Effectively communicating this means regularly providing information to contractors, subcontractors, or staffing agencies. It may also mean requiring a safety orientation before others can come on-site. Contract employers and staffing agencies should retrain the right to do site visits and inspections. They should also be able to access records relating to safety, illness, and injuries.
The contractor or staffing agency should also be able to communicate with the company’s managing director about any concerns submitted to them.
Employers, called host employers when dealing with contractors and staffing companies, should include safety-specific information in all contracts and bid documents. Companies should also have identified possible safety issues and have procedures in place to resolve any issues with contractors or staffing agencies before work starts.
Host employers should also work with these other companies to make sure workers coming to the site are trained, that work is properly scheduled, and have policies that protect all workers the same way with consistent information.
Managers who can make decisions should be available daily so contractors and agencies have someone to talk to about issues. Both host employers and agencies need to reasonably look at employees needed and the time to train them before planning schedules.
OSHA distinguishes the construction industry from other types of work and has rules specific to that industry. Construction is considered a high-risk industry that involves a wide array of activities. Each activity, from carpentry, masonry, electrical, to repair requires specific guidelines to improve safety.
There is also a vast amount of equipment used at construction sites from bulldozers to saws, and each of those has its unique set of hazards.
Some rules include certifications for use of certain equipment, such as cranes. OSHA requires crane operators to be certified.

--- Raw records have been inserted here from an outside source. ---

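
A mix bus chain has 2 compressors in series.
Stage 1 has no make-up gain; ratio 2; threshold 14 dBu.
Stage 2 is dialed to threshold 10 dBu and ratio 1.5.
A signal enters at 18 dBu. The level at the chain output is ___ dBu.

Stage 1: 4 dB above 14 dBu, reduced 2:1 to 2 dB above → 16 dBu.
Stage 2: 16 dBu is 6 dB over 10 dBu; at 1.5:1 that becomes 4 dB over, giving 14 dBu.

14 dBu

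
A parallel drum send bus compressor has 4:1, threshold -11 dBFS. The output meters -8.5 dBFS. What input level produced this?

That's 2.5 dB above the -11 dBFS threshold.
Input overshoot = R × output overshoot = 10 dB → input = -11 + 10 = -1 dBFS.

-1 dBFS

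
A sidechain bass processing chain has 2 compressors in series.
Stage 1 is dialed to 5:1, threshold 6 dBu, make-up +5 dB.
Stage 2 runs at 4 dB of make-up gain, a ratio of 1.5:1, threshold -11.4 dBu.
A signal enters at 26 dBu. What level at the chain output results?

Stage 1: 20 dB above 6 dBu, reduced 5:1 to 4 dB above → 10 dBu; +5 dB make-up → 15 dBu.
Stage 2: overshoot 26.4 dB → 26.4/1.5 = 17.6 dB → 6.2 dBu; +4 dB make-up → 10.2 dBu.

10.2 dBu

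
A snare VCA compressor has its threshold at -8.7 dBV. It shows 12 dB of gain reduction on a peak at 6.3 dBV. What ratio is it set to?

5:1

Input overshoot = 6.3 − (-8.7) = 15 dB.
Output overshoot = 15 − 12 = 3 dB.
Ratio = input overshoot / output overshoot = 15 / 3 = 5.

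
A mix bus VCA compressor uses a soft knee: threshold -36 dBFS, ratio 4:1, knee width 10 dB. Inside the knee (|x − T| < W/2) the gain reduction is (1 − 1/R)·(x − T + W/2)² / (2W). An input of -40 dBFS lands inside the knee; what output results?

-40.0375 dBFS

x − T + W/2 = -40 − (-36) + 5 = 1.
GR = (1 − 1/4) × 1² / 20 = 0.75 × 1 / 20 = 0.0375 dB.
Output = -40 − 0.0375 = -40.0375 dBFS.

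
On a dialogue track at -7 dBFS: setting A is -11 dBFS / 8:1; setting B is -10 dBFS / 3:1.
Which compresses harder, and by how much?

A, by 1.5 dB

A: 4 dB over, compressed to 0.5 dB over, so 3.5 dB of GR.
B: 3 dB over, compressed to 1 dB over, so 2 dB of GR.
Difference: 1.5 dB in favour of A.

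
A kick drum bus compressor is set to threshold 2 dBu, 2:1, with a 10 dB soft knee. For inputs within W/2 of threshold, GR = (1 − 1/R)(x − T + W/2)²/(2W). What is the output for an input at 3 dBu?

2.1 dBu

x − T + W/2 = 3 − 2 + 5 = 6.
GR = (1 − 1/2) × 6² / 20 = 0.5 × 36 / 20 = 0.9 dB.
Output = 3 − 0.9 = 2.1 dBu.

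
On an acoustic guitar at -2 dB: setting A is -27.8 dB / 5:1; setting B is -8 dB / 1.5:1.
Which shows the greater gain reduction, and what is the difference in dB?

A: 25.8 dB over, compressed to 5.16 dB over, so 20.64 dB of GR.
B: 6 dB over, compressed to 4 dB over, so 2 dB of GR.
A reduces 18.64 dB more.

A, by 18.64 dB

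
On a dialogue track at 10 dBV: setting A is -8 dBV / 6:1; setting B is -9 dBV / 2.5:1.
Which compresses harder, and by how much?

A, by 3.6 dB

A: 18 dB over, compressed to 3 dB over, so 15 dB of GR.
B: 19 dB over, compressed to 7.6 dB over, so 11.4 dB of GR.
Difference: 3.6 dB in favour of A.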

It also has additional rules for cranes and derricks used in railroad or roadway work.
There are also qualifications for signal persons and qualifications for maintenance and repair employees.
One of the biggest elements of construction safety is fall protection and implementing a training program on preventing falls from ladders, scaffolding, and other pieces of equipment.
The rules insist companies train employees on how to erect, maintain, disassemble and inspect devices and how to use safety equipment such as safety nets, guardrail systems, and controlled access zones to prevent falls.
This includes how to safely erect a ladder, allow for spotters when necessary and how to move ladders in a safe way to avoid other types of injuries.
OSHA rules also call for retraining when employees appear to not have the understanding or skill required or when previous training becomes obsolete.
Understanding the importance of safety precautions is one thing. Implementing a plan to proactively prevent illnesses and injuries is something entirely different. It can take effort, time, and money but investing in employees’ safety amounts to long-term success on many levels, including the bottom financial line.